Society will solve its problems only if it becomes more focused on the long term, he argued. Nowhere is short-termism more prevalent than in corporate offices, where the average tenure of a public company CIO is five years. Polman urged investors to adopt long-term strategies over short-term thinking, to swap a focus on symptoms for one on causes, and to move boundaries so that behaviour changes. He said short-termism has created under-investment in companies and that economies were not growing because companies were not growing.

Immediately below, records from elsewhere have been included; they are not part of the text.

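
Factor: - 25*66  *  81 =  - 133650 = - 2^1*3^5 * 5^2 * 11^1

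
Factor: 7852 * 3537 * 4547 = 2^2*3^3*13^1*131^1*151^1 * 4547^1 = 126281666628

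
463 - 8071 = - 7608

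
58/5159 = 58/5159=0.01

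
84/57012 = 7/4751 = 0.00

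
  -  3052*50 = - 152600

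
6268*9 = 56412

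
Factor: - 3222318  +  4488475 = 1266157 = 1266157^1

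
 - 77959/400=-77959/400 = -194.90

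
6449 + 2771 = 9220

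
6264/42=1044/7= 149.14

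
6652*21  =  139692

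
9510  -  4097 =5413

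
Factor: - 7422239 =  - 11^1*674749^1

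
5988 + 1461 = 7449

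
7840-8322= - 482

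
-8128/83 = -98 + 6/83 =-  97.93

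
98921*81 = 8012601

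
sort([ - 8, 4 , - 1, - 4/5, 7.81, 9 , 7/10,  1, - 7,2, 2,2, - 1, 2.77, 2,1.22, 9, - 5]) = [ - 8, - 7,-5 , - 1, - 1, - 4/5, 7/10,  1,  1.22,2,2,2,2,2.77  ,  4, 7.81, 9, 9 ] 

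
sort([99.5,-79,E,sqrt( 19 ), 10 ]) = [ - 79, E,  sqrt(19 ), 10, 99.5]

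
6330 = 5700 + 630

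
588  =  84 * 7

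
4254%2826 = 1428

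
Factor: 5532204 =2^2*3^1*461017^1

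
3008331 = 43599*69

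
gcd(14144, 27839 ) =1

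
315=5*63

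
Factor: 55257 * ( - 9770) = -2^1*3^1*5^1*113^1*163^1*977^1 = -539860890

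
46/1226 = 23/613 = 0.04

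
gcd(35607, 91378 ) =1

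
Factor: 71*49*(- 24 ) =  - 83496 = - 2^3*3^1*7^2*71^1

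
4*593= 2372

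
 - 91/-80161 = 91/80161 = 0.00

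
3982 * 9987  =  39768234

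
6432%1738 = 1218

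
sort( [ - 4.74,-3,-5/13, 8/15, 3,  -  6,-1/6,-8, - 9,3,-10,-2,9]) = [ - 10, -9,-8, - 6, - 4.74, - 3,  -  2,-5/13, - 1/6, 8/15,3, 3 , 9]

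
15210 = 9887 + 5323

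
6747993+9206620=15954613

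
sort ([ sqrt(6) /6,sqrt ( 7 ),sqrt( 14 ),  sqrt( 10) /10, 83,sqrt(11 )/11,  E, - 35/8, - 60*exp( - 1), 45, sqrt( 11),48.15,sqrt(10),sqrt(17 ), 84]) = [  -  60*exp( - 1 ),-35/8,  sqrt ( 11 )/11, sqrt(10 ) /10, sqrt( 6 ) /6  ,  sqrt( 7),E,sqrt( 10 ),sqrt( 11),sqrt( 14),sqrt(17) , 45,48.15,  83,  84]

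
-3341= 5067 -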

He urged asset owners to stop delegating responsibility for their investment to asset managers but to become actively involved in where they invest. Japan’s $1.4 trillion Government Pension Investment Fund’s proactive interaction with its asset managers on ESG showed how to do this, he said. The responsibility lies with asset owners to demand more from their managers, Polman said, and he criticised sleepy trustees and boards for not doing more. Boards don’t understand that fiduciary duty is to the long-term existence of the organisation or company and involves multiple stakeholders, he said. Incentive systems also needed to reward executives for long-term real performance, beyond financial performance.

Polman was encouraged by a new generation of chief executives coming through, particularly in the tech sector.